A large asteroid that will sail relatively close past Earth on Friday is not alone. Radar images taken by astronomers on Wednesday revealed the asteroid, known as 1998 QE2, is accompanied by an orbiting moon.
“It was quite a surprise,” Marina Brozovic, a radar scientist with NASA’s Jet Propulsion Laboratory in Pasadena, Calif., said during an NASA interview.
“This is something we did not expect,” she said.
The pair will come as close as about 3.6 million miles to Earth at 4:59 p.m. EDT on Friday.
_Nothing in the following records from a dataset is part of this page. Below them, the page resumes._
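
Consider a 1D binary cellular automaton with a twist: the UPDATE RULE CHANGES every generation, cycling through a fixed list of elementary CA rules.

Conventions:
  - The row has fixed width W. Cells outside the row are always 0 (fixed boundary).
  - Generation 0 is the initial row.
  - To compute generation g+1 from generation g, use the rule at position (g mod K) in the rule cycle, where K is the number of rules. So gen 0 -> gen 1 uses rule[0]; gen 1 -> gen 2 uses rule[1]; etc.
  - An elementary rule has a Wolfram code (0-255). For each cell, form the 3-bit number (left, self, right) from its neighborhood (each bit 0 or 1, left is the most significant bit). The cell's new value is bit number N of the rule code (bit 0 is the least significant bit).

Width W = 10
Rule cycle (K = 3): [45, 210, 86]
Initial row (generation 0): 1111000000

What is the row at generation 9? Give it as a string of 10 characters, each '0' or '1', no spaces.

Gen 0: 1111000000
Gen 1 (rule 45): 1000011111
Gen 2 (rule 210): 0100101111
Gen 3 (rule 86): 1111100001
Gen 4 (rule 45): 1000001101
Gen 5 (rule 210): 0100010100
Gen 6 (rule 86): 1110110110
Gen 7 (rule 45): 1001101100
Gen 8 (rule 210): 0110100110
Gen 9 (rule 86): 1010111011

Answer: 1010111011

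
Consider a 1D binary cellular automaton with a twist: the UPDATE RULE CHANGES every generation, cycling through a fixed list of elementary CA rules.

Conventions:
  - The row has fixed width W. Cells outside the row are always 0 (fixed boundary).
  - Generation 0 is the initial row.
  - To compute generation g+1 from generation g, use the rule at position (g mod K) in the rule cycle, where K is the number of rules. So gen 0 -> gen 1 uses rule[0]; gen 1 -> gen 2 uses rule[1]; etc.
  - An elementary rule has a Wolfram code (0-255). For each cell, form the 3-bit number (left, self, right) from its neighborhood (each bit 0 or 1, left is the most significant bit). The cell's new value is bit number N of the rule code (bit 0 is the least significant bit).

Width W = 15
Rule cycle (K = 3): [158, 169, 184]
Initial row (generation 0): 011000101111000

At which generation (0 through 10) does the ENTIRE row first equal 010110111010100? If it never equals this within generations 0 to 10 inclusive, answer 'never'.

Gen 0: 011000101111000
Gen 1 (rule 158): 110101101110100
Gen 2 (rule 169): 101011011101001
Gen 3 (rule 184): 010110111010100
Gen 4 (rule 158): 110100110010110
Gen 5 (rule 169): 101000100001100
Gen 6 (rule 184): 010100010001010
Gen 7 (rule 158): 110110111011011
Gen 8 (rule 169): 101101110110110
Gen 9 (rule 184): 011011101101101
Gen 10 (rule 158): 110011001001001

Answer: 3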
That’s just 15 times farther away than Earth’s moon.
“For an asteroid of this size, it’s a close shave,” said Paul Chodas with NASA’s Near Earth Object program office at JPL.
Measuring about 1.7 miles in diameter, 1998 QE2 is among the largest asteroids with orbits that can pass near Earth.
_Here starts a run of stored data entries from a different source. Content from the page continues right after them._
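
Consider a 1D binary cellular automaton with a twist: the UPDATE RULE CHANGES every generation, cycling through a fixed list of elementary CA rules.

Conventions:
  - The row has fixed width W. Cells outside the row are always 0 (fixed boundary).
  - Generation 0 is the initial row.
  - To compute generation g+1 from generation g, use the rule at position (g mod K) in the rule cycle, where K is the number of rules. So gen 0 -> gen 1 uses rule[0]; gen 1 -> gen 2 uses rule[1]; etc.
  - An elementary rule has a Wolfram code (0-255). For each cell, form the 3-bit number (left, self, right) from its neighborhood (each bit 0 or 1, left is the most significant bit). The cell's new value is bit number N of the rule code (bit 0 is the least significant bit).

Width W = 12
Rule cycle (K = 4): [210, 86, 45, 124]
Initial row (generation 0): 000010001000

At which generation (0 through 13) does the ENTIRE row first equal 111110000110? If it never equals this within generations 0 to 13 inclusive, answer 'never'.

Gen 0: 000010001000
Gen 1 (rule 210): 000101010100
Gen 2 (rule 86): 001101010110
Gen 3 (rule 45): 101011111100
Gen 4 (rule 124): 111110000110
Gen 5 (rule 210): 011111001011
Gen 6 (rule 86): 100001111001
Gen 7 (rule 45): 101101000001
Gen 8 (rule 124): 111111100001
Gen 9 (rule 210): 011111110010
Gen 10 (rule 86): 100000011111
Gen 11 (rule 45): 101111010000
Gen 12 (rule 124): 111001111000
Gen 13 (rule 210): 011110111100

Answer: 4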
At its most distant, 1998 QE2 flies to the far edge of the Main Asteroid Belt, nearly to Jupiter. Its pass on Friday is expected to be its closest approach to Earth for at least the next 200 years.
“For the foreseeable future, there’s nothing to worry about,” Chodas said.
Asteroid 1998 QE2 was not named after the United Kingdom’s Queen Elizabeth II, or the QE2 cruise ship. The designation stems from the date and place of its discovery – 1998 by the Massachusetts Institute of Technology Lincoln Near Earth Asteroid Research (LINEAR) program.
Astronomers are hoping to get images and data during the flyby that rival what a visiting spacecraft could collect.